Bijna 30% van de mensen met schizofrenie (SZ) kampen ook met obsessief-compulsieve symptomen (OCS), en de prevalentie van een obsessief-compulsieve stoornis (OCD) bij schizofrenie wordt geschat op ongeveer 12%, aanzienlijk hoger dan in de algemene populatie (1,9 tot 2,5%). Sommige onderzoekers spreken zelfs van ‘schizo-obsessieve stoornis’ als een specifieke klinische categorie. Maar wat weten we nu eigenlijk van de samenhang van dwangverschijnselen en psychotische verschijnselen?

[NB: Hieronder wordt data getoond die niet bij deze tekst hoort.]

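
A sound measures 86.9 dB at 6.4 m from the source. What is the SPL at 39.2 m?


Given values:
  SPL1 = 86.9 dB, r1 = 6.4 m, r2 = 39.2 m
Formula: SPL2 = SPL1 - 20 * log10(r2 / r1)
Compute ratio: r2 / r1 = 39.2 / 6.4 = 6.125
Compute log10: log10(6.125) = 0.787106
Compute drop: 20 * 0.787106 = 15.7421
SPL2 = 86.9 - 15.7421 = 71.16

71.16 dB


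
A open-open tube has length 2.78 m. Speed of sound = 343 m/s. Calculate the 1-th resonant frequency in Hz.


Given values:
  Tube type: open-open, L = 2.78 m, c = 343 m/s, n = 1
Formula: f_n = n * c / (2 * L)
Compute 2 * L = 2 * 2.78 = 5.56
f = 1 * 343 / 5.56
f = 61.69

61.69 Hz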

Een Franse onderzoeksgroep publiceerde een overzicht van de huidige stand van zaken met betrekking tot epidemiologische, klinische en therapeutische kennis van de specifieke samenloop van OCS en schizofrenie spectrumstoornissen. Zij onderscheidden daarbij drie contexten waarbinnen die samenloop zich voordoet. OCS: (1) bij subklinische symptomen van schizofrenie; (2) bij schizofrenie (SZ); en (3) als gevolg van antipsychotica (AP).
Ofschoon OCS beschouwd kunnen worden als subklinische symptomen van SZ, laten meerdere studies naar de aanwezigheid van OCS in de UHR-populatie zien dat er geen evidentie is voor de samenhang van OCS met een verhoogd risico voor transitie naar een eerste psychose. Wel is er evidentie voor lagere kwaliteit van leven, lager professioneel en sociaal functioneren, en een slechter beloop van OCD.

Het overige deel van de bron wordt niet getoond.